Tramadol hydrochloride usually affects respiratory system and central nervous system producing a wide constellation of symptoms including extreme drowsiness, somnolence, slowed breathing and heartbeat, nausea, vomiting, clamminess, contraction of pupils, constipation, sweating, muscle weakness, seizures, pruritus and lethargy similar to those of other opioids. Literature reports have shown that tramadol related seizures are dose dependent. However, direct association between blood concentration to occurrence or severity of seizure has not been documented.7 When used concomitantly with drugs that hamper tramadol mechanism or serotonergic medicines, potentially life-threatening or fatal serotonin syndrome may occur. Decreased blood sugar level has been reported in a few cases, however, it is an unexpected presentation of tramadol intoxication.8,9 Cheng JT et al. in a study on rats in 2001, showed that activation of μ-opioid receptors, which is the primary target of tramadol found mainly in the central nervous system and hepatocytes results in an enhanced utilization of glucose utilization and reduction of hepatic gluconeogenesis resulting in hypoglycemia.10 Moreover, a few cases of hypoglycemia induced by selective serotonin re-uptake inhibitors (SSRI’s) have been reported.11

Tramadol should be avoided with alcohol, CNS depressants and other opioids. Treatment should be focused on adequate ventilation. In the present case, nature of the treatment was mainly conservative. However, our patient was closely monitored, and he showed a remarkable recovery without any neurological complications.


Physicians and healthcare professionals should be aware of the fact that although not very common, acute tramadol intoxication may lead to a decreased blood glucose level. Tramadol overdose can be life-threatening or even fatal if not handled appropriately, so no delay should be made in recognizing its symptoms.


  1. Schug SA, Ffpmanzca F, Lim A. Tramadol, Prescriber Update 2000;20:26-30.
  2. Shadnia S, Soltaninejad K, Heydari K, Sasanian G, Abdollahi M. Tramadol intoxication: A review of 114 cases. Hum Exp Toxicol 2008;27:201-5.
  3. Grond S, Sablotzki A. Clinical pharmacology of tramadol. Clin Pharmacokinet. 2004;43(13):879-923.
  4. Saudan S, Habre W. Pharmacokinetics of tramadol in children. Ann Fr Anesth Reanim. 2007;26:560–563.
  5. Hassanian-Moghaddam H, Farnaghi F, Rahimi M. Tramadol overdose and apnea in hospitalized children: A review of 20 cases. Res Pharm Sci. 2015; 10(6): 544-552.
  6. Pothiawala S, Ponampalam R. Tramadol overdose: a case report.
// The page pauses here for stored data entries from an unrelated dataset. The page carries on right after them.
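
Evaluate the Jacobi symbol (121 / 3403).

1

Reciprocity: 121 ≡ 1 and 3403 ≡ 3 (mod 4), so (121/3403) = +(3403/121).
Reduce top mod 121: now compute (15/121).
Reciprocity: 15 ≡ 3 and 121 ≡ 1 (mod 4), so (15/121) = +(121/15).
Reduce top mod 15: now compute (1/15).
Reached (1/15) = 1. Collecting the sign flips along the way, the symbol is +1.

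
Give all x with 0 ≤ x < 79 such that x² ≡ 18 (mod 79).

27, 52

Since 79 ≡ 3 (mod 4), a square root of 18 is 18^((79+1)/4) = 18^20 mod 79.
Repeated squaring: 18^2≡8, 18^4≡64, 18^8≡67, 18^16≡65 (mod 79).
18^20 = 18^(16+4) ≡ 52 (mod 79).
Check: 52² = 2704 ≡ 18 (mod 79). The two roots are 27 and 52.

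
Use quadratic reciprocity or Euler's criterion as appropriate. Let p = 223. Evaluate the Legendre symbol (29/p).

Euler's criterion: (29/223) ≡ 29^111 (mod 223).
29^2 ≡ 172 (mod 223)
29^4 ≡ 148 (mod 223)
29^8 ≡ 50 (mod 223)
29^16 ≡ 47 (mod 223)
29^32 ≡ 202 (mod 223)
29^64 ≡ 218 (mod 223)
29^111 = 29^(64+32+8+4+2+1) ≡ 1 (mod 223).
Result is 1, so (29/223) = 1.

1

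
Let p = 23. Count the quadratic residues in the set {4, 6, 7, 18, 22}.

3

(4/23) = +1 → QR.
(6/23) = +1 → QR.
(7/23) = -1 → non-residue.
(18/23) = +1 → QR.
(22/23) = -1 → non-residue.
Total quadratic residues among the 5: 3.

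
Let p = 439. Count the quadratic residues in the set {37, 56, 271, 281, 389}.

(37/439) = -1 → non-residue.
(56/439) = +1 → QR.
(271/439) = +1 → QR.
(281/439) = +1 → QR.
(389/439) = -1 → non-residue.
Total quadratic residues among the 5: 3.

3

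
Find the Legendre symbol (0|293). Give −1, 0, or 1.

0

Top reduces to 0: gcd > 1, so the symbol is 0.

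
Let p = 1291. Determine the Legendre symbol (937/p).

-1

Reciprocity: 937 ≡ 1 and 1291 ≡ 3 (mod 4), so (937/1291) = +(1291/937).
Reduce top mod 937: now compute (354/937).
Pull out 2: since 937 ≡ 1 (mod 8), (2/937) = +1.
Reciprocity: 177 ≡ 1 and 937 ≡ 1 (mod 4), so (177/937) = +(937/177).
Reduce top mod 177: now compute (52/177).
Pull out 2^2: since 177 ≡ 1 (mod 8), (2/177) = +1, so (2/177)^2 = +1.
Reciprocity: 13 ≡ 1 and 177 ≡ 1 (mod 4), so (13/177) = +(177/13).
Reduce top mod 13: now compute (8/13).
Pull out 2^3: since 13 ≡ 5 (mod 8), (2/13) = -1, so (2/13)^3 = -1.
Reached (1/13) = 1. Collecting the sign flips along the way, the symbol is -1.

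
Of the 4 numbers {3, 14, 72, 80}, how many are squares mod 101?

2

(3/101) = -1 → non-residue.
(14/101) = +1 → QR.
(72/101) = -1 → non-residue.
(80/101) = +1 → QR.
Total quadratic residues among the 4: 2.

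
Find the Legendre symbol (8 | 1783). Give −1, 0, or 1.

1

Pull out 2^3: since 1783 ≡ 7 (mod 8), (2/1783) = +1, so (2/1783)^3 = +1.
Reached (1/1783) = 1. Collecting the sign flips along the way, the symbol is +1.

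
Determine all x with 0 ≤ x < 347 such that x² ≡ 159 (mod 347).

165, 182

Since 347 ≡ 3 (mod 4), a square root of 159 is 159^((347+1)/4) = 159^87 mod 347.
Repeated squaring: 159^2≡297, 159^4≡71, 159^8≡183, 159^16≡177, 159^32≡99, 159^64≡85 (mod 347).
159^87 = 159^(64+16+4+2+1) ≡ 182 (mod 347).
Check: 182² = 33124 ≡ 159 (mod 347). The two roots are 165 and 182.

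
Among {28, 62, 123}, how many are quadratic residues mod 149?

2

(28/149) = +1 → QR.
(62/149) = -1 → non-residue.
(123/149) = +1 → QR.
Total quadratic residues among the 3: 2.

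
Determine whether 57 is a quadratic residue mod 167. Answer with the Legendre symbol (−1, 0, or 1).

1

Reciprocity: 57 ≡ 1 and 167 ≡ 3 (mod 4), so (57/167) = +(167/57).
Reduce top mod 57: now compute (53/57).
Reciprocity: 53 ≡ 1 and 57 ≡ 1 (mod 4), so (53/57) = +(57/53).
Reduce top mod 53: now compute (4/53).
Pull out 2^2: since 53 ≡ 5 (mod 8), (2/53) = -1, so (2/53)^2 = +1.
Reached (1/53) = 1. Collecting the sign flips along the way, the symbol is +1.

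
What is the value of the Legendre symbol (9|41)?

Reciprocity: 9 ≡ 1 and 41 ≡ 1 (mod 4), so (9/41) = +(41/9).
Reduce top mod 9: now compute (5/9).
Reciprocity: 5 ≡ 1 and 9 ≡ 1 (mod 4), so (5/9) = +(9/5).
Reduce top mod 5: now compute (4/5).
Pull out 2^2: since 5 ≡ 5 (mod 8), (2/5) = -1, so (2/5)^2 = +1.
Reached (1/5) = 1. Collecting the sign flips along the way, the symbol is +1.

1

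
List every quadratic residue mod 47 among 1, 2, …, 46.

1, 2, 3, 4, 6, 7, 8, 9, 12, 14, 16, 17, 18, 21, 24, 25, 27, 28, 32, 34, 36, 37, 42

Square k = 1,…,23 (k and 47−k give the same square):
1²=1, 2²=4, 3²=9, 4²=16, 5²=25, 6²=36, 7²≡2, 8²≡17, 9²≡34, 10²≡6, 11²≡27, 12²≡3, 13²≡28, 14²≡8, 15²≡37, 16²≡21, 17²≡7, 18²≡42, 19²≡32, 20²≡24, 21²≡18, 22²≡14, 23²≡12 (mod 47).
So the quadratic residues mod 47 are {1, 2, 3, 4, 6, 7, 8, 9, 12, 14, 16, 17, 18, 21, 24, 25, 27, 28, 32, 34, 36, 37, 42}.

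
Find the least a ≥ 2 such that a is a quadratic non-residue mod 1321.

(2/1321) = +1, so 2 is a residue.
(3/1321) = +1, so 3 is a residue.
(4/1321) = +1, so 4 is a residue.
(5/1321) = +1, so 5 is a residue.
(6/1321) = +1, so 6 is a residue.
(7/1321) = −1, so 7 is the smallest positive non-residue mod 1321.

7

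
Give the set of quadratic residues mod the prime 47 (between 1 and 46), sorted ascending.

1,2,3,4,6,7,8,9,12,14,16,17,18,21,24,25,27,28,32,34,36,37,42

Square k = 1,…,23 (k and 47−k give the same square):
1²=1, 2²=4, 3²=9, 4²=16, 5²=25, 6²=36, 7²≡2, 8²≡17, 9²≡34, 10²≡6, 11²≡27, 12²≡3, 13²≡28, 14²≡8, 15²≡37, 16²≡21, 17²≡7, 18²≡42, 19²≡32, 20²≡24, 21²≡18, 22²≡14, 23²≡12 (mod 47).
So the quadratic residues mod 47 are {1, 2, 3, 4, 6, 7, 8, 9, 12, 14, 16, 17, 18, 21, 24, 25, 27, 28, 32, 34, 36, 37, 42}.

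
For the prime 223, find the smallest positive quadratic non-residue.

3

(2/223) = +1, so 2 is a residue.
(3/223) = −1, so 3 is the smallest positive non-residue mod 223.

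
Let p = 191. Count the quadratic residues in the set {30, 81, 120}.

(30/191) = +1 → QR.
(81/191) = +1 → QR.
(120/191) = +1 → QR.
Total quadratic residues among the 3: 3.

3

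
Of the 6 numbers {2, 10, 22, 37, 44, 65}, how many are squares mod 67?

4

(2/67) = -1 → non-residue.
(10/67) = +1 → QR.
(22/67) = +1 → QR.
(37/67) = +1 → QR.
(44/67) = -1 → non-residue.
(65/67) = +1 → QR.
Total quadratic residues among the 6: 4.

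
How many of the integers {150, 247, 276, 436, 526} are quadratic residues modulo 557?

(150/557) = +1 → QR.
(247/557) = -1 → non-residue.
(276/557) = +1 → QR.
(436/557) = +1 → QR.
(526/557) = -1 → non-residue.
Total quadratic residues among the 5: 3.

3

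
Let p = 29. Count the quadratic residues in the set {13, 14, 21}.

(13/29) = +1 → QR.
(14/29) = -1 → non-residue.
(21/29) = -1 → non-residue.
Total quadratic residues among the 3: 1.

1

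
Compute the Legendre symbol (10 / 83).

1

Euler's criterion: (10/83) ≡ 10^41 (mod 83).
10^2 ≡ 17 (mod 83)
10^4 ≡ 40 (mod 83)
10^8 ≡ 23 (mod 83)
10^16 ≡ 31 (mod 83)
10^32 ≡ 48 (mod 83)
10^41 = 10^(32+8+1) ≡ 1 (mod 83).
Result is 1, so (10/83) = 1.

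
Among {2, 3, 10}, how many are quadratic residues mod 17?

1

(2/17) = +1 → QR.
(3/17) = -1 → non-residue.
(10/17) = -1 → non-residue.
Total quadratic residues among the 3: 1.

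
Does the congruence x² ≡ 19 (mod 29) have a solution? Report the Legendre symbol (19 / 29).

-1

Reciprocity: 19 ≡ 3 and 29 ≡ 1 (mod 4), so (19/29) = +(29/19).
Reduce top mod 19: now compute (10/19).
Pull out 2: since 19 ≡ 3 (mod 8), (2/19) = -1.
Reciprocity: 5 ≡ 1 and 19 ≡ 3 (mod 4), so (5/19) = +(19/5).
Reduce top mod 5: now compute (4/5).
Pull out 2^2: since 5 ≡ 5 (mod 8), (2/5) = -1, so (2/5)^2 = +1.
Reached (1/5) = 1. Collecting the sign flips along the way, the symbol is -1.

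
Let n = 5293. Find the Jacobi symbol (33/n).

-1

Reciprocity: 33 ≡ 1 and 5293 ≡ 1 (mod 4), so (33/5293) = +(5293/33).
Reduce top mod 33: now compute (13/33).
Reciprocity: 13 ≡ 1 and 33 ≡ 1 (mod 4), so (13/33) = +(33/13).
Reduce top mod 13: now compute (7/13).
Reciprocity: 7 ≡ 3 and 13 ≡ 1 (mod 4), so (7/13) = +(13/7).
Reduce top mod 7: now compute (6/7).
Pull out 2: since 7 ≡ 7 (mod 8), (2/7) = +1.
Reciprocity: 3 ≡ 3 and 7 ≡ 3 (mod 4), so (3/7) = −(7/3).
Reduce top mod 3: now compute (1/3).
Reached (1/3) = 1. Collecting the sign flips along the way, the symbol is -1.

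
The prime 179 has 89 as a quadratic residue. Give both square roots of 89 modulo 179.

Since 179 ≡ 3 (mod 4), a square root of 89 is 89^((179+1)/4) = 89^45 mod 179.
Repeated squaring: 89^2≡45, 89^4≡56, 89^8≡93, 89^16≡57, 89^32≡27 (mod 179).
89^45 = 89^(32+8+4+1) ≡ 39 (mod 179).
Check: 39² = 1521 ≡ 89 (mod 179). The two roots are 39 and 140.

39, 140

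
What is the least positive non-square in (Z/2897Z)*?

3

(2/2897) = +1, so 2 is a residue.
(3/2897) = −1, so 3 is the smallest positive non-residue mod 2897.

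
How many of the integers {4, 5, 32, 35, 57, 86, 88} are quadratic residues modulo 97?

5

(4/97) = +1 → QR.
(5/97) = -1 → non-residue.
(32/97) = +1 → QR.
(35/97) = +1 → QR.
(57/97) = -1 → non-residue.
(86/97) = +1 → QR.
(88/97) = +1 → QR.
Total quadratic residues among the 7: 5.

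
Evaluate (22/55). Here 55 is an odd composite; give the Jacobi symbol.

Pull out 2: since 55 ≡ 7 (mod 8), (2/55) = +1.
Reciprocity: 11 ≡ 3 and 55 ≡ 3 (mod 4), so (11/55) = −(55/11).
Reduce top mod 11: now compute (0/11).
Top reduces to 0: gcd > 1, so the symbol is 0.

0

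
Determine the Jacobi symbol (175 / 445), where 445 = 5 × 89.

0

Reciprocity: 175 ≡ 3 and 445 ≡ 1 (mod 4), so (175/445) = +(445/175).
Reduce top mod 175: now compute (95/175).
Reciprocity: 95 ≡ 3 and 175 ≡ 3 (mod 4), so (95/175) = −(175/95).
Reduce top mod 95: now compute (80/95).
Pull out 2^4: since 95 ≡ 7 (mod 8), (2/95) = +1, so (2/95)^4 = +1.
Reciprocity: 5 ≡ 1 and 95 ≡ 3 (mod 4), so (5/95) = +(95/5).
Reduce top mod 5: now compute (0/5).
Top reduces to 0: gcd > 1, so the symbol is 0.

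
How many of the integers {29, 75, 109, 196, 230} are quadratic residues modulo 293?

2

(29/293) = -1 → non-residue.
(75/293) = -1 → non-residue.
(109/293) = +1 → QR.
(196/293) = +1 → QR.
(230/293) = -1 → non-residue.
Total quadratic residues among the 5: 2.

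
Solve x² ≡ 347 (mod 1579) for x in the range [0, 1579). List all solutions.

Since 1579 ≡ 3 (mod 4), a square root of 347 is 347^((1579+1)/4) = 347^395 mod 1579.
Repeated squaring: 347^2≡405, 347^4≡1388, 347^8≡164, 347^16≡53, 347^32≡1230, 347^64≡218, 347^128≡154, 347^256≡31 (mod 1579).
347^395 = 347^(256+128+8+2+1) ≡ 587 (mod 1579).
Check: 587² = 344569 ≡ 347 (mod 1579). The two roots are 587 and 992.

587, 992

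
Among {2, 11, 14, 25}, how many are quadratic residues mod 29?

(2/29) = -1 → non-residue.
(11/29) = -1 → non-residue.
(14/29) = -1 → non-residue.
(25/29) = +1 → QR.
Total quadratic residues among the 4: 1.

1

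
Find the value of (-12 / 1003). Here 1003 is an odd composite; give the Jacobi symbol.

1

First reduce: -12 ≡ 991 (mod 1003).
Reciprocity: 991 ≡ 3 and 1003 ≡ 3 (mod 4), so (991/1003) = −(1003/991).
Reduce top mod 991: now compute (12/991).
Pull out 2^2: since 991 ≡ 7 (mod 8), (2/991) = +1, so (2/991)^2 = +1.
Reciprocity: 3 ≡ 3 and 991 ≡ 3 (mod 4), so (3/991) = −(991/3).
Reduce top mod 3: now compute (1/3).
Reached (1/3) = 1. Collecting the sign flips along the way, the symbol is +1.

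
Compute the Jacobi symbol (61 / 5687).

1

Reciprocity: 61 ≡ 1 and 5687 ≡ 3 (mod 4), so (61/5687) = +(5687/61).
Reduce top mod 61: now compute (14/61).
Pull out 2: since 61 ≡ 5 (mod 8), (2/61) = -1.
Reciprocity: 7 ≡ 3 and 61 ≡ 1 (mod 4), so (7/61) = +(61/7).
Reduce top mod 7: now compute (5/7).
Reciprocity: 5 ≡ 1 and 7 ≡ 3 (mod 4), so (5/7) = +(7/5).
Reduce top mod 5: now compute (2/5).
Pull out 2: since 5 ≡ 5 (mod 8), (2/5) = -1.
Reached (1/5) = 1. Collecting the sign flips along the way, the symbol is +1.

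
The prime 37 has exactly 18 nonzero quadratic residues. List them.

Square k = 1,…,18 (k and 37−k give the same square):
1²=1, 2²=4, 3²=9, 4²=16, 5²=25, 6²=36, 7²≡12, 8²≡27, 9²≡7, 10²≡26, 11²≡10, 12²≡33, 13²≡21, 14²≡11, 15²≡3, 16²≡34, 17²≡30, 18²≡28 (mod 37).
So the quadratic residues mod 37 are {1, 3, 4, 7, 9, 10, 11, 12, 16, 21, 25, 26, 27, 28, 30, 33, 34, 36}.

1, 3, 4, 7, 9, 10, 11, 12, 16, 21, 25, 26, 27, 28, 30, 33, 34, 36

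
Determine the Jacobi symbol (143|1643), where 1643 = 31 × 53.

1

Reciprocity: 143 ≡ 3 and 1643 ≡ 3 (mod 4), so (143/1643) = −(1643/143).
Reduce top mod 143: now compute (70/143).
Pull out 2: since 143 ≡ 7 (mod 8), (2/143) = +1.
Reciprocity: 35 ≡ 3 and 143 ≡ 3 (mod 4), so (35/143) = −(143/35).
Reduce top mod 35: now compute (3/35).
Reciprocity: 3 ≡ 3 and 35 ≡ 3 (mod 4), so (3/35) = −(35/3).
Reduce top mod 3: now compute (2/3).
Pull out 2: since 3 ≡ 3 (mod 8), (2/3) = -1.
Reached (1/3) = 1. Collecting the sign flips along the way, the symbol is +1.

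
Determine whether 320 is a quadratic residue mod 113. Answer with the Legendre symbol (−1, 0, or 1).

First reduce: 320 ≡ 94 (mod 113).
Pull out 2: since 113 ≡ 1 (mod 8), (2/113) = +1.
Reciprocity: 47 ≡ 3 and 113 ≡ 1 (mod 4), so (47/113) = +(113/47).
Reduce top mod 47: now compute (19/47).
Reciprocity: 19 ≡ 3 and 47 ≡ 3 (mod 4), so (19/47) = −(47/19).
Reduce top mod 19: now compute (9/19).
Reciprocity: 9 ≡ 1 and 19 ≡ 3 (mod 4), so (9/19) = +(19/9).
Reduce top mod 9: now compute (1/9).
Reached (1/9) = 1. Collecting the sign flips along the way, the symbol is -1.

-1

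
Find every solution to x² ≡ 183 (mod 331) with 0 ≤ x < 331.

Since 331 ≡ 3 (mod 4), a square root of 183 is 183^((331+1)/4) = 183^83 mod 331.
Repeated squaring: 183^2≡58, 183^4≡54, 183^8≡268, 183^16≡328, 183^32≡9, 183^64≡81 (mod 331).
183^83 = 183^(64+16+2+1) ≡ 281 (mod 331).
Check: 281² = 78961 ≡ 183 (mod 331). The two roots are 50 and 281.

50, 281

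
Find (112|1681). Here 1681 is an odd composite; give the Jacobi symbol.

1

Pull out 2^4: since 1681 ≡ 1 (mod 8), (2/1681) = +1, so (2/1681)^4 = +1.
Reciprocity: 7 ≡ 3 and 1681 ≡ 1 (mod 4), so (7/1681) = +(1681/7).
Reduce top mod 7: now compute (1/7).
Reached (1/7) = 1. Collecting the sign flips along the way, the symbol is +1.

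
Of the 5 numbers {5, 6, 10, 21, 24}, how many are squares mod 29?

3

(5/29) = +1 → QR.
(6/29) = +1 → QR.
(10/29) = -1 → non-residue.
(21/29) = -1 → non-residue.
(24/29) = +1 → QR.
Total quadratic residues among the 5: 3.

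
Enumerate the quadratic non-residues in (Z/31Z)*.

3,6,11,12,13,15,17,21,22,23,24,26,27,29,30

Square k = 1,…,15 (k and 31−k give the same square):
1²=1, 2²=4, 3²=9, 4²=16, 5²=25, 6²≡5, 7²≡18, 8²≡2, 9²≡19, 10²≡7, 11²≡28, 12²≡20, 13²≡14, 14²≡10, 15²≡8 (mod 31).
The residues are {1, 2, 4, 5, 7, 8, 9, 10, 14, 16, 18, 19, 20, 25, 28}; the non-residues are the remaining 15 nonzero classes.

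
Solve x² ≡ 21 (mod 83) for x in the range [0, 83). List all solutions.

41, 42

Since 83 ≡ 3 (mod 4), a square root of 21 is 21^((83+1)/4) = 21^21 mod 83.
Repeated squaring: 21^2≡26, 21^4≡12, 21^8≡61, 21^16≡69 (mod 83).
21^21 = 21^(16+4+1) ≡ 41 (mod 83).
Check: 41² = 1681 ≡ 21 (mod 83). The two roots are 41 and 42.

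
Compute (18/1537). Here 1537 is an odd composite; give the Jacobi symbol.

1

Pull out 2: since 1537 ≡ 1 (mod 8), (2/1537) = +1.
Reciprocity: 9 ≡ 1 and 1537 ≡ 1 (mod 4), so (9/1537) = +(1537/9).
Reduce top mod 9: now compute (7/9).
Reciprocity: 7 ≡ 3 and 9 ≡ 1 (mod 4), so (7/9) = +(9/7).
Reduce top mod 7: now compute (2/7).
Pull out 2: since 7 ≡ 7 (mod 8), (2/7) = +1.
Reached (1/7) = 1. Collecting the sign flips along the way, the symbol is +1.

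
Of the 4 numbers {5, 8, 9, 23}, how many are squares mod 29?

(5/29) = +1 → QR.
(8/29) = -1 → non-residue.
(9/29) = +1 → QR.
(23/29) = +1 → QR.
Total quadratic residues among the 4: 3.

3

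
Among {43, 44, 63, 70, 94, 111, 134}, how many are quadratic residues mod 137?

(43/137) = -1 → non-residue.
(44/137) = +1 → QR.
(63/137) = +1 → QR.
(70/137) = -1 → non-residue.
(94/137) = -1 → non-residue.
(111/137) = -1 → non-residue.
(134/137) = -1 → non-residue.
Total quadratic residues among the 7: 2.

2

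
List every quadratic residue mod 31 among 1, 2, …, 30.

Square k = 1,…,15 (k and 31−k give the same square):
1²=1, 2²=4, 3²=9, 4²=16, 5²=25, 6²≡5, 7²≡18, 8²≡2, 9²≡19, 10²≡7, 11²≡28, 12²≡20, 13²≡14, 14²≡10, 15²≡8 (mod 31).
So the quadratic residues mod 31 are {1, 2, 4, 5, 7, 8, 9, 10, 14, 16, 18, 19, 20, 25, 28}.

1,2,4,5,7,8,9,10,14,16,18,19,20,25,28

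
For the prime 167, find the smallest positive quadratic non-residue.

5

(2/167) = +1, so 2 is a residue.
(3/167) = +1, so 3 is a residue.
(4/167) = +1, so 4 is a residue.
(5/167) = −1, so 5 is the smallest positive non-residue mod 167.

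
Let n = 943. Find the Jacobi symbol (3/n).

-1

Reciprocity: 3 ≡ 3 and 943 ≡ 3 (mod 4), so (3/943) = −(943/3).
Reduce top mod 3: now compute (1/3).
Reached (1/3) = 1. Collecting the sign flips along the way, the symbol is -1.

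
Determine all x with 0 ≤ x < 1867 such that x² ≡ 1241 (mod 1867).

Since 1867 ≡ 3 (mod 4), a square root of 1241 is 1241^((1867+1)/4) = 1241^467 mod 1867.
Repeated squaring: 1241^2≡1673, 1241^4≡296, 1241^8≡1734, 1241^16≡886, 1241^32≡856, 1241^64≡872, 1241^128≡515, 1241^256≡111 (mod 1867).
1241^467 = 1241^(256+128+64+16+2+1) ≡ 1147 (mod 1867).
Check: 1147² = 1315609 ≡ 1241 (mod 1867). The two roots are 720 and 1147.

720, 1147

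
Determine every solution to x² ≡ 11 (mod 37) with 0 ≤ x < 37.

37 ≡ 1 (mod 4), so we find a root by search.
Trying successive values, 14² = 196 ≡ 11 (mod 37). The other root is 37 − 14 = 23.

14, 23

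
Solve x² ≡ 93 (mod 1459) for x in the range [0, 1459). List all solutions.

Since 1459 ≡ 3 (mod 4), a square root of 93 is 93^((1459+1)/4) = 93^365 mod 1459.
Repeated squaring: 93^2≡1354, 93^4≡812, 93^8≡1335, 93^16≡786, 93^32≡639, 93^64≡1260, 93^128≡208, 93^256≡953 (mod 1459).
93^365 = 93^(256+64+32+8+4+1) ≡ 77 (mod 1459).
Check: 77² = 5929 ≡ 93 (mod 1459). The two roots are 77 and 1382.

77, 1382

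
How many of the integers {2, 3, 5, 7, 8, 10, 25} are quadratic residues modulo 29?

3

(2/29) = -1 → non-residue.
(3/29) = -1 → non-residue.
(5/29) = +1 → QR.
(7/29) = +1 → QR.
(8/29) = -1 → non-residue.
(10/29) = -1 → non-residue.
(25/29) = +1 → QR.
Total quadratic residues among the 7: 3.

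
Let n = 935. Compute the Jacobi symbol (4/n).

Pull out 2^2: since 935 ≡ 7 (mod 8), (2/935) = +1, so (2/935)^2 = +1.
Reached (1/935) = 1. Collecting the sign flips along the way, the symbol is +1.

1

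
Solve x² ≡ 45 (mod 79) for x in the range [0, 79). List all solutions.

19, 60

Since 79 ≡ 3 (mod 4), a square root of 45 is 45^((79+1)/4) = 45^20 mod 79.
Repeated squaring: 45^2≡50, 45^4≡51, 45^8≡73, 45^16≡36 (mod 79).
45^20 = 45^(16+4) ≡ 19 (mod 79).
Check: 19² = 361 ≡ 45 (mod 79). The two roots are 19 and 60.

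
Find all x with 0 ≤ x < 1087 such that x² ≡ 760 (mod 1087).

150, 937

Since 1087 ≡ 3 (mod 4), a square root of 760 is 760^((1087+1)/4) = 760^272 mod 1087.
Repeated squaring: 760^2≡403, 760^4≡446, 760^8≡1082, 760^16≡25, 760^32≡625, 760^64≡392, 760^128≡397, 760^256≡1081 (mod 1087).
760^272 = 760^(256+16) ≡ 937 (mod 1087).
Check: 937² = 877969 ≡ 760 (mod 1087). The two roots are 150 and 937.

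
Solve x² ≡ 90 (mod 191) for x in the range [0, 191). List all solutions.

Since 191 ≡ 3 (mod 4), a square root of 90 is 90^((191+1)/4) = 90^48 mod 191.
Repeated squaring: 90^2≡78, 90^4≡163, 90^8≡20, 90^16≡18, 90^32≡133 (mod 191).
90^48 = 90^(32+16) ≡ 102 (mod 191).
Check: 102² = 10404 ≡ 90 (mod 191). The two roots are 89 and 102.

89, 102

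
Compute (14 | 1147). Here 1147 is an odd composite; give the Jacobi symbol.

Pull out 2: since 1147 ≡ 3 (mod 8), (2/1147) = -1.
Reciprocity: 7 ≡ 3 and 1147 ≡ 3 (mod 4), so (7/1147) = −(1147/7).
Reduce top mod 7: now compute (6/7).
Pull out 2: since 7 ≡ 7 (mod 8), (2/7) = +1.
Reciprocity: 3 ≡ 3 and 7 ≡ 3 (mod 4), so (3/7) = −(7/3).
Reduce top mod 3: now compute (1/3).
Reached (1/3) = 1. Collecting the sign flips along the way, the symbol is -1.

-1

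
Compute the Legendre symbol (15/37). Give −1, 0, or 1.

Reciprocity: 15 ≡ 3 and 37 ≡ 1 (mod 4), so (15/37) = +(37/15).
Reduce top mod 15: now compute (7/15).
Reciprocity: 7 ≡ 3 and 15 ≡ 3 (mod 4), so (7/15) = −(15/7).
Reduce top mod 7: now compute (1/7).
Reached (1/7) = 1. Collecting the sign flips along the way, the symbol is -1.

-1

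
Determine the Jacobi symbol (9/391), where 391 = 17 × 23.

Reciprocity: 9 ≡ 1 and 391 ≡ 3 (mod 4), so (9/391) = +(391/9).
Reduce top mod 9: now compute (4/9).
Pull out 2^2: since 9 ≡ 1 (mod 8), (2/9) = +1, so (2/9)^2 = +1.
Reached (1/9) = 1. Collecting the sign flips along the way, the symbol is +1.

1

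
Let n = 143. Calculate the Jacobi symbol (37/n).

Reciprocity: 37 ≡ 1 and 143 ≡ 3 (mod 4), so (37/143) = +(143/37).
Reduce top mod 37: now compute (32/37).
Pull out 2^5: since 37 ≡ 5 (mod 8), (2/37) = -1, so (2/37)^5 = -1.
Reached (1/37) = 1. Collecting the sign flips along the way, the symbol is -1.

-1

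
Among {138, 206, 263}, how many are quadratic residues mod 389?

1

(138/389) = -1 → non-residue.
(206/389) = +1 → QR.
(263/389) = -1 → non-residue.
Total quadratic residues among the 3: 1.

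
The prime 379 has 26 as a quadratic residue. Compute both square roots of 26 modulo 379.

Since 379 ≡ 3 (mod 4), a square root of 26 is 26^((379+1)/4) = 26^95 mod 379.
Repeated squaring: 26^2≡297, 26^4≡281, 26^8≡129, 26^16≡344, 26^32≡88, 26^64≡164 (mod 379).
26^95 = 26^(64+16+8+4+2+1) ≡ 351 (mod 379).
Check: 351² = 123201 ≡ 26 (mod 379). The two roots are 28 and 351.

28, 351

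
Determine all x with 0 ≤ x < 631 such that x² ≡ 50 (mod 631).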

Proc Singap Healthc. 2011;20:219–3.
  7. Taghaddosinejad F, Mehrpour O, Afshari R, Seghatoleslami A, Abdollahi M, Dart RC. Factors related to seizure in tramadol poisoning and its blood concentration. J Med Toxicol 2011;7:183-8.
  8. Tramadol Toxicity and Treatment, Toxic Update BC Drug and Poison Information Centre. 2010;6. Available from: [Last accessed on 2018 Sept 15].
  9. Mugunthan N, Davoren P. Danger of hypoglycemia due to acute tramadol poisoning. Endocr Pract 2012;18:e151-2.
  10. Cheng JT, Liu IM, Chi TC, Tzeng TF, Lu FH, Chang CJ. Plasma glucose-lowering effect of tramadol in streptozotocin-induced diabetic rats. Diabetes 2001;50:2815-21.
  11. Bourne C, Gouraud A, Daveluy A, Grandvuillemin A, Auriche P, Descotes J, et al. Tramadol and hypoglycaemia: comparison with other step 2 analgesic drugs. Br J Clin Pharmacol 2013;75:1063-7.